Internally Decapitated Toddler Jaxon Taylor Takes First Steps After Surgery


An internally decapitated toddler has taken his first steps after undergoing surgery.

According to NBC News, 16-month-old Jaxon Taylor was internally decapitated following a 70-mph car crash in New South Wales. Jaxon was riding in the vehicle with his mother and 9-year-old sister last month when they collided with another vehicle. The extreme force of the impact left tore apart Jaxon’s vertebrae and left his head internally decapitated. While his head was still attached to his body, inside his neck was broken, an injury that most people would not survive.

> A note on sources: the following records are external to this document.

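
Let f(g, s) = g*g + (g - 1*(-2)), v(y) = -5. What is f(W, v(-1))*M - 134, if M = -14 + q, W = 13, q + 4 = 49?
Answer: 5570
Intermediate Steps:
q = 45 (q = -4 + 49 = 45)
M = 31 (M = -14 + 45 = 31)
f(g, s) = 2 + g + g² (f(g, s) = g² + (g + 2) = g² + (2 + g) = 2 + g + g²)
f(W, v(-1))*M - 134 = (2 + 13 + 13²)*31 - 134 = (2 + 13 + 169)*31 - 134 = 184*31 - 134 = 5704 - 134 = 5570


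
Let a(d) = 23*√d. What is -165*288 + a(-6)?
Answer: -47520 + 23*I*√6 ≈ -47520.0 + 56.338*I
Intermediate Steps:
-165*288 + a(-6) = -165*288 + 23*√(-6) = -47520 + 23*(I*√6) = -47520 + 23*I*√6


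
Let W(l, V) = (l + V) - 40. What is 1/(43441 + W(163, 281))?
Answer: 1/43845 ≈ 2.2808e-5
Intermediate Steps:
W(l, V) = -40 + V + l (W(l, V) = (V + l) - 40 = -40 + V + l)
1/(43441 + W(163, 281)) = 1/(43441 + (-40 + 281 + 163)) = 1/(43441 + 404) = 1/43845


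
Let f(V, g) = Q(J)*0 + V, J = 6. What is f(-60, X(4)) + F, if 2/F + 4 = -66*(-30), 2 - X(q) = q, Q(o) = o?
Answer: -59279/988 ≈ -59.999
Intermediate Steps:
X(q) = 2 - q
f(V, g) = V (f(V, g) = 6*0 + V = 0 + V = V)
F = 1/988 (F = 2/(-4 - 66*(-30)) = 2/(-4 + 1980) = 2/1976 = 2*(1/1976) = 1/988 ≈ 0.0010121)
f(-60, X(4)) + F = -60 + 1/988 = -59279/988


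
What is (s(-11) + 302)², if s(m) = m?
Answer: 84681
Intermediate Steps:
(s(-11) + 302)² = (-11 + 302)² = 291² = 84681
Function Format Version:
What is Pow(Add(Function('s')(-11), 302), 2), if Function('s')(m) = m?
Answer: 84681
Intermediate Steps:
Pow(Add(Function('s')(-11), 302), 2) = Pow(Add(-11, 302), 2) = Pow(291, 2) = 84681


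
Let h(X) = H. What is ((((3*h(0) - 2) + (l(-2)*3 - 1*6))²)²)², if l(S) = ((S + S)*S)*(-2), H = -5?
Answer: 645753531245761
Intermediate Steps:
h(X) = -5
l(S) = -4*S² (l(S) = ((2*S)*S)*(-2) = (2*S²)*(-2) = -4*S²)
((((3*h(0) - 2) + (l(-2)*3 - 1*6))²)²)² = ((((3*(-5) - 2) + (-4*(-2)²*3 - 1*6))²)²)² = ((((-15 - 2) + (-4*4*3 - 6))²)²)² = (((-17 + (-16*3 - 6))²)²)² = (((-17 + (-48 - 6))²)²)² = (((-17 - 54)²)²)² = (((-71)²)²)² = (5041²)² = 25411681² = 645753531245761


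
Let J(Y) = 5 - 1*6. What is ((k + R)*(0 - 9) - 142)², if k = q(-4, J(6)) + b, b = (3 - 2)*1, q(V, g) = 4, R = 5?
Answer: 53824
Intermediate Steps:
J(Y) = -1 (J(Y) = 5 - 6 = -1)
b = 1 (b = 1*1 = 1)
k = 5 (k = 4 + 1 = 5)
((k + R)*(0 - 9) - 142)² = ((5 + 5)*(0 - 9) - 142)² = (10*(-9) - 142)² = (-90 - 142)² = (-232)² = 53824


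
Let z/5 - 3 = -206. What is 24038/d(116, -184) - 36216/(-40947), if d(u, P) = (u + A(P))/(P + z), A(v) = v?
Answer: 11570185901/27298 ≈ 4.2385e+5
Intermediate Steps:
z = -1015 (z = 15 + 5*(-206) = 15 - 1030 = -1015)
d(u, P) = (P + u)/(-1015 + P) (d(u, P) = (u + P)/(P - 1015) = (P + u)/(-1015 + P))
24038/d(116, -184) - 36216/(-40947) = 24038/(((-184 + 116)/(-1015 - 184))) - 36216/(-40947) = 24038/((-68/(-1199))) - 36216*(-1/40947) = 24038/((-1/1199*(-68))) + 12072/13649 = 24038/(68/1199) + 12072/13649 = 24038*(1199/68) + 12072/13649 = 847693/2 + 12072/13649 = 11570185901/27298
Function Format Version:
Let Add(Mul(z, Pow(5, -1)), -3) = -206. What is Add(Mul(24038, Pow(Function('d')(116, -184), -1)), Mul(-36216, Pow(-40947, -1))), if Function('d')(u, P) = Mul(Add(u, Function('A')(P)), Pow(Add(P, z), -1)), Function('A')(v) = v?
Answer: Rational(11570185901, 27298) ≈ 4.2385e+5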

Jaxon’s injuries were so severe that the doctors said it was a wonder that he didn’t die instantly. His 9-year-old sister suffered abdominal injuries during the crash, but her injuries were nowhere near as severe as her younger brother’s.

“The second I pulled him out, I knew that he — I knew that his neck was broken,” the toddler’s mother Rylea Taylor said through tears.

Internally Decapitated Toddler Takes First Steps After Surgery
Jaxon Taylor was internally decapitated when his mother’s vehicle collided head on with another car going 70 miles per hour. [Photo via YouTube video screenshot]
“A lot of children wouldn’t survive that injury in the first place,” spinal surgeon Geoff Askin, who cared for Jaxon after he was airlifted to a hospital in Brisbane, said. “And if they did and they were resuscitated they may never move or breathe again.”

7 News Melbourne reported that Askin, who is known as the “godfather of spinal surgery,” and his team, used one of Jaxon’s ribs to graft the severed vertebrae together, during a six-hour surgery that saved his life.


“It is probably a severe spinal injury with no serious trauma to blood vessels or the spinal cord itself,” Dr. Brett Belchetz, a physician from Toronto, told CBC News. “Otherwise it would have been unsurvivable. Repairing such an injury is complex but routine. The miraculous element here is to have such a severe bony injury without associated other deadly vascular or spinal cord trauma.”

“More than 95 [percent] of people who suffer atlanto-occipital dislocation, or internal decapitation, die immediately,” Dr. Nitin Bhatia, UC Irvine Medical Center’s chief spinal surgeon, told Time in 2009. “Of the 5 [percent] who make it to the hospital, half die, and the other half are quadriplegics.”

Internally Decapitated Toddler Takes First Steps After Surgery
16-month-old Jaxon Taylor was internally decapitated during a vehicle collision. He will have to wear a brace over his head for eight weeks to let his injuries heal. [Photo via YouTube video screenshot]
Due to the extensive damage to his spinal cord, Jaxon could have faced lifelong paralysis, or even worse — death. However, the doctors were able to successfully complete the surgery, repairing his internal decapitation, and now Jaxon is showing major improvements. He even took his first post-surgery steps while smiling for the camera, with his mom and dad at his side. Not only was he walking, he was kicking a balloon, laughing, and hugging his parents.

Internally Decapitated Toddler Takes First Steps After Surgery
16-month-old Jaxon Taylor, who was internally decapitated last month during a car crash, takes his first steps post-surgery. [Photo via YouTube video screenshot]
“It is, it’s, it is a miracle,” Rylea said.

Jaxon’s doctors said he will have to wear a brace over his head for eight weeks to help the tissues and nerves connecting his head to his spine to heal. While the process may take a while, Jaxon’s doctors expect him to make a full recovery, and believe he will be able to go on living his life like any other 1-year-old child.